Aktuell stehen wir vor großen Herausforderungen, wie dem Fortschreiten des Klimawandels, dem massiven Verlust von Artenvielfalt, steigender Armut und sozialer Ungleichheit, bewaffneten Konflikten, u.v.m. Es kommen Veränderungen auf uns zu, ob wir nun Gegenmaßnahmen setzen oder nicht. Wir können jedoch aktiv und gemeinsam an Lösungen für die Zukunft arbeiten. Um allen Menschen ein gutes Leben zu ermöglichen, müssen wir Lösungen finden, die gleichzeitig für Mensch, Tier und Umwelt gut sind. Damit können wir nicht nur aktuelle und künftige Krisen abwehren – Wir alle können auch höhere Lebensqualität gewinnen!
Deshalb widmet sich SDG Watch Austria dem Schwerpunkt Just Transition.
Was bedeutet Just Transition?
Just Transition bedeutet so viel wie „gerechter Übergang“ oder „gerechter Wandel“. Häufig wird in diesem Zusammenhang auch von einer „sozial-ökologischen Transformation“ gesprochen.
Dahinter steckt die Idee, dass man Herausforderungen wie z. B. den Klimawandel und soziale Ungleichheiten gezielt angeht und gleichzeitig Systeme unserer Gesellschaft und Wirtschaft so umgestaltet, dass sie anschließend sozial gerechter, umweltfreundlicher und gleichzeitig widerstandsfähiger gegen neue Krisen sind. Wenn die Just Transition gelingt, profitieren also Mensch, Natur und auch die Wirtschaft davon.
Wie kann es gelingen?
SDG Watch Austria setzt sich dafür ein, dass die Politik Rahmenbedingungen schafft, um eine Just Transition zu ermöglichen.
Denn um einen gerechten Übergang zu ermöglichen, haben Entscheidungsträger:innen nicht nur die Verantwortung, zu planen, nötige Veränderungen systematisch voranzutreiben und entsprechende Maßnahmen zu setzen.
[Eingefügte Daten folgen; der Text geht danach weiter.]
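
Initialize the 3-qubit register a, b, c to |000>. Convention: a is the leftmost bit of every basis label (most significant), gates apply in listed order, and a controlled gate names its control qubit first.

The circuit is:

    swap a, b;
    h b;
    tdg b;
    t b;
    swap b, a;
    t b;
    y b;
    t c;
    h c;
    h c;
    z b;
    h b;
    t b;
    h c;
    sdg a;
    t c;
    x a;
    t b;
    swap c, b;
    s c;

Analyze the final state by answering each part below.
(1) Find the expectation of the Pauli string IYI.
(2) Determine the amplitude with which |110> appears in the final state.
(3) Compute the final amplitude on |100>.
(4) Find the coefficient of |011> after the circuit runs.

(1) The observable IYI averages to sqrt(2)/2. Key observation: steps 9-10 multiply out to the identity, so the circuit reduces to the remaining gates.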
Sie tragen auch die Verantwortung, Menschen einzubeziehen und die verschiedenen Perspektiven ausreichend zu berücksichtigen, um schließlich die bestmöglichen Entscheidungen zu treffen.
Denn soziale und ökologische Herausforderungen sind sehr komplex und miteinander vernetzt. Lösungen müssen daher durchdacht und gut geplant sein. Außerdem müssen sie die Lebensrealitäten aller Bevölkerungsgruppen einbeziehen, damit die Veränderung gerecht ist und niemand zurückgelassen wird. Wenn Maßnahmen durch Zusammenarbeit von Wissenschaft, Zivilgesellschaft, Wirtschaft und Politik entstehen, und dabei auch z.B. junge, ältere oder armutsbetroffene Menschen einbezogen werden, können Konflikte verringert und mehr Planungssicherheit ermöglicht werden.
Arbeiten wir gemeinsam an einer durchdachten Veränderung mit guten, gerechten und zukunftsfähigen Lösungen!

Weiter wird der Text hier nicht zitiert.